USD/JPY surpasses 133.50 as BOJ's summary of opinions supports the forecast for loose policy
The USD/JPY reached a new daily high of 133.70 due to the continuation of ultra-dovish policies. According to ING economists, the Fed will rely on context for rate cuts prior to the completion of 2023. The Fed's aggressive monetary policy has led to a fall in economic activity in the United States.

The USD/JPY pair has broken to the higher after oscillating around 133.50 during the Asian session. Expectations that the Bank of Japan (BOJ) will maintain its ultra-lax monetary policy have prompted volatility in the Japanese Yen.
Despite volatility in risk-sensitive assets, the USD Index has maintained a range-bound performance around 103.80. Tuesday's selling pressure on the S&P 500 was driven by weakness in technology firms.
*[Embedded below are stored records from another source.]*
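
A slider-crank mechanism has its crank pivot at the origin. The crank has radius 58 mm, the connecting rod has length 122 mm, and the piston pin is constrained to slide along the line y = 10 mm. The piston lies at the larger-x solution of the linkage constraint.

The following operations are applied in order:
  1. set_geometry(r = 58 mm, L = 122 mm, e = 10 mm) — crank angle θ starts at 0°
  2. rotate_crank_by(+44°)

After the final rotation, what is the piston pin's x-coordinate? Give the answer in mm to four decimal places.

set_geometry: r = 58 mm, L = 122 mm, e = 10 mm; θ ← 0°
rotate_crank_by(+44°): θ ← 0° +44° = 44°
crank pin P = (r cos θ, r sin θ) = (41.721708, 40.290185)
h = r sin θ − e = 40.290185 − 10 = 30.290185
x = r cos θ + √(L² − h²) = 41.721708 + √(14884.0 − 917.4953) = 41.721708 + 118.179967 = 159.901676

159.9017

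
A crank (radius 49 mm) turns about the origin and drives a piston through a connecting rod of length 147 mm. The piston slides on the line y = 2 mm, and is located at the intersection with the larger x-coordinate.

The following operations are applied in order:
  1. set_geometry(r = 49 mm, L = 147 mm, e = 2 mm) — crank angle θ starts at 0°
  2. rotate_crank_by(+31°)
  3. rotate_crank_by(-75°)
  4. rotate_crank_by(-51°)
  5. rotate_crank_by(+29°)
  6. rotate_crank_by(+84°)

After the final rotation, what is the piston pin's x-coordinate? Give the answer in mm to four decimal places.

set_geometry: r = 49 mm, L = 147 mm, e = 2 mm; θ ← 0°
rotate_crank_by(+31°): θ ← 0° +31° = 31°
rotate_crank_by(-75°): θ ← 31° -75° = -44°
rotate_crank_by(-51°): θ ← -44° -51° = -95°
rotate_crank_by(+29°): θ ← -95° +29° = -66°
rotate_crank_by(+84°): θ ← -66° +84° = 18°
crank pin P = (r cos θ, r sin θ) = (46.601769, 15.141833)
h = r sin θ − e = 15.141833 − 2 = 13.141833
x = r cos θ + √(L² − h²) = 46.601769 + √(21609.0 − 172.7078) = 46.601769 + 146.411380 = 193.013149

193.0131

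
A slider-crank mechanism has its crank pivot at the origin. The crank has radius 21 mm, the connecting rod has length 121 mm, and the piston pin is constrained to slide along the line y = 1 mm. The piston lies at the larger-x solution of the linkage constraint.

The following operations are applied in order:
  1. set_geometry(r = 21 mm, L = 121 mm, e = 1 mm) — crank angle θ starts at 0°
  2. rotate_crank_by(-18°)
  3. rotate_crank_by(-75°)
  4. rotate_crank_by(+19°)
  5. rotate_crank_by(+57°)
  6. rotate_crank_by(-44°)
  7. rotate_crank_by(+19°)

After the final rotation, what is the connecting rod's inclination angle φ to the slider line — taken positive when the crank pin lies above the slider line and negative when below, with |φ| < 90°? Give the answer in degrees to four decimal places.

set_geometry: r = 21 mm, L = 121 mm, e = 1 mm; θ ← 0°
rotate_crank_by(-18°): θ ← 0° -18° = -18°
rotate_crank_by(-75°): θ ← -18° -75° = -93°
rotate_crank_by(+19°): θ ← -93° +19° = -74°
rotate_crank_by(+57°): θ ← -74° +57° = -17°
rotate_crank_by(-44°): θ ← -17° -44° = -61°
rotate_crank_by(+19°): θ ← -61° +19° = -42°
crank pin P = (r cos θ, r sin θ) = (15.606041, -14.051743)
h = r sin θ − e = -14.051743 − 1 = -15.051743
sin φ = h / L = -15.051743 / 121 = -0.12439457
φ = arcsin(-0.12439457) = -7.145794°

-7.1458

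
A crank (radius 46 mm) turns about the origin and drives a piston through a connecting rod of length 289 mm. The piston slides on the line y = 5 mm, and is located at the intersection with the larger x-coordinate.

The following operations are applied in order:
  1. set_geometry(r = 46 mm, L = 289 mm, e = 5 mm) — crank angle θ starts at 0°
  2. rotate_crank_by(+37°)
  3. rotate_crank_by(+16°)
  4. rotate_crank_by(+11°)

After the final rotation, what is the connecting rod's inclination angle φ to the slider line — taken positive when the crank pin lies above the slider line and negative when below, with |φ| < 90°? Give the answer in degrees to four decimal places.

7.2246

set_geometry: r = 46 mm, L = 289 mm, e = 5 mm; θ ← 0°
rotate_crank_by(+37°): θ ← 0° +37° = 37°
rotate_crank_by(+16°): θ ← 37° +16° = 53°
rotate_crank_by(+11°): θ ← 53° +11° = 64°
crank pin P = (r cos θ, r sin θ) = (20.165073, 41.344526)
h = r sin θ − e = 41.344526 − 5 = 36.344526
sin φ = h / L = 36.344526 / 289 = 0.12575961
φ = arcsin(0.12575961) = 7.224624°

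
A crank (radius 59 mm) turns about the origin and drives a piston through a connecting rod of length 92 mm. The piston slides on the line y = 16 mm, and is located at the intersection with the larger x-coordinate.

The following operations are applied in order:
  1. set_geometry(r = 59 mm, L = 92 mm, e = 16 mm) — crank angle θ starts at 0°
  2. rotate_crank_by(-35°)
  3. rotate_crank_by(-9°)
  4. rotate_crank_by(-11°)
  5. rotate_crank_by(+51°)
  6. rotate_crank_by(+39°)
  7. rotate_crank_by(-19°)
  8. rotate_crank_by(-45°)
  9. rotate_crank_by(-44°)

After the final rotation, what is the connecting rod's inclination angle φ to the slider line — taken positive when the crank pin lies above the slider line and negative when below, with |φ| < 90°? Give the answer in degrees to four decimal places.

-51.9242

set_geometry: r = 59 mm, L = 92 mm, e = 16 mm; θ ← 0°
rotate_crank_by(-35°): θ ← 0° -35° = -35°
rotate_crank_by(-9°): θ ← -35° -9° = -44°
rotate_crank_by(-11°): θ ← -44° -11° = -55°
rotate_crank_by(+51°): θ ← -55° +51° = -4°
rotate_crank_by(+39°): θ ← -4° +39° = 35°
rotate_crank_by(-19°): θ ← 35° -19° = 16°
rotate_crank_by(-45°): θ ← 16° -45° = -29°
rotate_crank_by(-44°): θ ← -29° -44° = -73°
crank pin P = (r cos θ, r sin θ) = (17.249931, -56.421981)
h = r sin θ − e = -56.421981 − 16 = -72.421981
sin φ = h / L = -72.421981 / 92 = -0.78719544
φ = arcsin(-0.78719544) = -51.924188°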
In addition, a fall in economic activity, as reported by the United States Census Bureau's Trade Balance statistics, brought uncertainty to US stocks.
In November, the US international rate deficit decreased by $15.5 billion to $83.3 billion, from $98.8 billion in October. The fall in the trade deficit is not due to a corresponding increase in exports, but rather to a decline in economic activity as a whole. The US economy has begun to feel the effects of the Federal Reserve's (Fed) decision to raise interest rates to manage inflation.
In the meantime, the decrease in US Durable Goods Orders and household consumption expenditure has begun to raise red signals about the Fed's hawkish monetary policy. ING economists believe that the recession will accelerate inflation's decline, allowing the Fed to decrease interest rates before the end of CY2023.
On the Japan front, Reuters disseminated the Bank of Japan (BOJ) Summary of Opinions for the most recent monetary policy meeting, which emphasized that the central bank must maintain its easy monetary policy because Japan is in a crucial phase for achieving its price target. In addition, the economy is exhibiting symptoms of wage increases, which is a positive economic cycle, but it is reasonable to keep an easy monetary policy for the time being.